To add another dimension, the dimension of magnificent music and sound, I invite you to link to a remarkable choral performance on UTUBE:
http://www.youtube.com/watch?v=XzK5YEVMHn4&playnext_from=TL&videos=UX25tCj_NRU
Some sources give this music the title “Gabriel Appeared.” *
It is composed by Pavel G. Chesnokov (1877 – 1944), a Russian composer, choral conductor and teacher. **
The soloist is Egor Chernegov-Nomerov, who is also the director of this group from Moscow.
This is a dramatic form of choral singing where the soloist is Archangel Gabriel addressing the future Mother of God.
Words fail to describe the beauty of the music and the gifted singing group with their remarkable soloist. Listen for yourself!
You do not have to understand the church slavonic to feel the magnificence of the moment of the Annunciation.
I am so moved by this music that I have filed it among my favorite performances on UTUBE, returning to hear it again and again. What music! What a performance. There are few moments in life when I can freely say I have been so moved. Bless the singers. May their voices be heard for all to enjoy!
- The words in church slavonic are as follows :
Совет превечный открывая Тебе, Отроковице, Гавриил предста, Тебе лобзая и вещая:
Радуйся, земле ненасеянная! Радуйся, купино неопалимая! Радуйся, глубино неудобозримая!
Радуйся, мосте, к небесем преводяй, и лествице высокая, юже Иаков виде!
Радуйся, божественная стамно манны! Радуйся, разрешение клятвы!
Радуйся, Адамово воззвание, с Тобою Господь!
The word “Rejoice” appears 7 times! which gives us an idea of the emotion conveyed by the laudatory words of the archangel as he addresses Mary. Thanks to one astute YouTube visitor, the words in English are:
** It is hard to find reliable information on this wonderful Russian composer. This comes from Wikipedia, in part: he
“was a Russian composer, choral conductor and teacher. He composed over five hundred choral works, over four hundred of which are sacred….At an early age, Chesnokov gained recognition as a great conductor and choirmaster while leading many groups including the Russian Choral Society Choir. This reputation earned him a position on staff at the Moscow Conservatory where great composers and music scholars like Tchaikovsky shared their skills and musical insight. There he founded a choral conducting program, which he taught from 1920 until his death.

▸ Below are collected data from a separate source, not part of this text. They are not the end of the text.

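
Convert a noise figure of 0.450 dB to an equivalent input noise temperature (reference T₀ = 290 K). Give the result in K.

F = 10^(0.450/10) = 1.10917
T_e = (F − 1)·T₀ = (1.10917 − 1) × 290 = 31.7 K

31.7 K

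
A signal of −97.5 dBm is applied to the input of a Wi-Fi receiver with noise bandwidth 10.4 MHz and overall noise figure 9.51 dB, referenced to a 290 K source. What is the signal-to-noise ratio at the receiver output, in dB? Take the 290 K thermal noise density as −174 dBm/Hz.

−3.2 dB

Noise floor: N = −174 + 10 log₁₀(B) + NF
10 log₁₀(1.04×10⁷) = 70.17 dB
N = −174 + 70.17 + 9.51 = −94.32 dBm
SNR = P_sig − N = −97.5 − (−94.32) = −3.18 dB → −3.2 dB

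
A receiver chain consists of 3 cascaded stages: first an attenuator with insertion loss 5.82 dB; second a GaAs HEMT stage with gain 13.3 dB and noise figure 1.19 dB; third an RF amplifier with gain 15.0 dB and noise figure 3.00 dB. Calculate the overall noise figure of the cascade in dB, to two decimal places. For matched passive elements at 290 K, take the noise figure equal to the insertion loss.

Convert to linear (a loss of L dB is a gain of −L dB): F_i = 10^(NF_i/10), G_i = 10^(G_i,dB/10)
  Stage 1: F_1 = 10^(5.82/10) = 3.819, G_1 = 10^(−5.82/10) = 0.2618
  Stage 2: F_2 = 10^(1.19/10) = 1.315, G_2 = 10^(13.3/10) = 21.38
  Stage 3: F_3 = 10^(3.00/10) = 1.995, G_3 = 10^(15.0/10) = 31.62
Friis cascade:
  F = 3.819 + (1.315 − 1)/0.2618 + (1.995 − 1)/5.598 = 5.201
NF = 10 log₁₀(5.201) = 7.16 dB

7.16 dB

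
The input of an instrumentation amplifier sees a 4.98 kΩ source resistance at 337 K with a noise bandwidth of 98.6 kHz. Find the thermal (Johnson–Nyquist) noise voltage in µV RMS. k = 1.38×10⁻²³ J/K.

V_n = √(4kTRB)
4kTRB = 4 × 1.38×10⁻²³ × 337 × 4.98×10³ × 9.86×10⁴ = 9.13×10⁻¹² V²
V_n = √(9.13×10⁻¹²) = 3.02×10⁻⁶ V = 3.02 µV

3.02 µV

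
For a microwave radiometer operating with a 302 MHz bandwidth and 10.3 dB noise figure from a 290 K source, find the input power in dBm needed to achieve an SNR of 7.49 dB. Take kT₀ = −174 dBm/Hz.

−71.4 dBm

Sensitivity = −174 + 10 log₁₀(B) + NF + SNR_min
= −174 + 84.8 + 10.3 + 7.49
= −71.41 dBm → −71.4 dBm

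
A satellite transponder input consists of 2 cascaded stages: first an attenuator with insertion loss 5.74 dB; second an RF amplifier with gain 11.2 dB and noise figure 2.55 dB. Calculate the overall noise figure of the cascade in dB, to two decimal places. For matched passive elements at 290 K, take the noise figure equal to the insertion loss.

Convert to linear (a loss of L dB is a gain of −L dB): F_i = 10^(NF_i/10), G_i = 10^(G_i,dB/10)
  Stage 1: F_1 = 10^(5.74/10) = 3.750, G_1 = 10^(−5.74/10) = 0.2667
  Stage 2: F_2 = 10^(2.55/10) = 1.799, G_2 = 10^(11.2/10) = 13.18
Friis cascade:
  F = 3.750 + (1.799 − 1)/0.2667 = 6.745
NF = 10 log₁₀(6.745) = 8.29 dB

8.29 dB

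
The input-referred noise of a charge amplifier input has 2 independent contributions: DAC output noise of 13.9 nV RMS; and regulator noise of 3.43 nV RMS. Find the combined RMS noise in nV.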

By the age of 30, Chesnokov had completed nearly four hundred sacred choral works but his proliferation of church music came to a standstill at the time of the Russian revolution. Under communist rule, no one was permitted to produce any form of sacred art. So in response, he composed an additional hundred secular works, and conducted secular choirs like the Moscow Academy Choir and the Bolshoi Theatre Choir. With Joseph Stalin as dictator of the Soviet Union, many religious people suffered for his effort to enforce a universal doctrine of atheism. In this pursuit, Cathedral of Christ the Saviour,[1] whose last choirmaster had been Chesnokov, was destroyed. This bothered him so much that he stopped writing music altogether.
He died on 14 March 1944.”
[some sources suggest he died waiting in the freezing winter cold, waiting in a bread line. His magnificent sacred choral music lives on, ed.]